If the impacted tooth does not erupt by itself, the oral surgeon and orthodontist must perform procedures to help.
Each case is unique and should be examined individually; however, the treatment usually involves both the orthodontist and oral surgeon collaborating to resolve the issue.
Usually, the treatment plan will include the orthodontist placing braces on the patient’s teeth. This will create space for the impacted tooth to move to its expected position all by itself.
Dentists leave the baby canine untouched if it has not come out yet until the required space is created. Once it is, the oral surgeon will expose and bracket the impacted canine. It is a simple procedure performed by surgeons in their offices.
During the impacted canine surgery, the gum that conceals the impacted eye tooth will be lifted to expose the tooth. If the baby tooth is still there, it will also be removed at that time.
After the impacted tooth has been exposed, the oral surgeon ties the exposed tooth with an orthodontic bracket. This bracket has a small gold chain attached to it.
The surgeon will then guide this chain to where the orthodontic archwire is, attaching it temporarily. In some cases, the oral surgeon may uncover the exposed impacted canine by:
- Making a ‘window’ to reveal the impacted tooth through the gum (which is sometimes on the palatal side)
- Using sutures to pull the gum above the tooth
Usually, the gum returns to its original place and is sutured up, while the chain is visible through a tiny hole made in the gum.
The patient is then required to revisit the orthodontist within fourteen days. They will attach a rubber band to the chain so that there is a subtle pulling force created to aid the eruption of the impacted tooth.
This procedure will help move the impacted tooth to its proper position. The whole process is prolonged and controlled, so it usually takes about a year to complete.
Keep in mind that the goal of this process is to aid the tooth’s eruption process, not extraction!
Once the tooth has moved to its final place in the dental arch, the dentist will evaluate the gum surrounding it to make sure it is healthy enough to last a lifetime worth of brushing and chewing.
Sometimes, in cases that involve the impacted tooth being moved a long way down, minor surgery may be required on the gum so that the surgeon can bulk up the gum tissue on top of the erupted tooth. This is done to avoid issues with standard tooth functionality.

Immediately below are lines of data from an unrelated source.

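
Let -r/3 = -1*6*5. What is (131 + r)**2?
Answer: 48841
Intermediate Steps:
r = 90 (r = -3*(-1*6)*5 = -(-18)*5 = -3*(-30) = 90)
(131 + r)**2 = (131 + 90)**2 = 221**2 = 48841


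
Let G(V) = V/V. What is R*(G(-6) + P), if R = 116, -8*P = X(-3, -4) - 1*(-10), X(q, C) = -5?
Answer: 87/2 ≈ 43.500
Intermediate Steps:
G(V) = 1
P = -5/8 (P = -(-5 - 1*(-10))/8 = -(-5 + 10)/8 = -1/8*5 = -5/8 ≈ -0.62500)
R*(G(-6) + P) = 116*(1 - 5/8) = 116*(3/8) = 87/2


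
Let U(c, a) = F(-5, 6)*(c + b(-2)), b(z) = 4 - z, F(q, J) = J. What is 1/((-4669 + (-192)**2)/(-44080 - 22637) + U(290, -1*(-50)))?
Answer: 66717/118457197 ≈ 0.00056322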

These procedures can be performed on impacted teeth located anywhere in the mouth. Usually, the upper eye teeth are the ones that get affected the most.
And if they are both impacted at the same time, your orthodontist will create the space needed in your dental arch on both impacted teeth together.

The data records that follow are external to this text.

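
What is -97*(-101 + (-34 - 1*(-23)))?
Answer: 10864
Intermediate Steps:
-97*(-101 + (-34 - 1*(-23))) = -97*(-101 + (-34 + 23)) = -97*(-101 - 11) = -97*(-112) = 10864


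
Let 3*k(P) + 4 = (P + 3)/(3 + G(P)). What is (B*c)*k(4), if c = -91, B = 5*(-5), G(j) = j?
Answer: -2275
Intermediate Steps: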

Once the orthodontist gives the green signal, the oral surgeon will use the required methods to expose the impacted teeth and bracket them during the same appointment, meaning that you will only have to go through the impacted canine surgery once.
Keep in mind that the bicuspid and anterior teeth (cuspids and incisors) are smaller, having singular roots, making it easier for them to erupt even if they are impacted.
On the other hand, the posterior molar teeth are bigger, having multiple roots, making it more challenging to erupt.
It is a lot more complicated for an orthodontist to operate on impacted molar teeth because they are located at the back of the mouth. Studies have shown that with early recognition of impacted canines, the treatment should begin with haste.
As soon as a hygienist or general dentist identifies potential eruption problems, patients should see an orthodontist to be evaluated. Sometimes, patients are even referred to an oral surgeon before they get braces.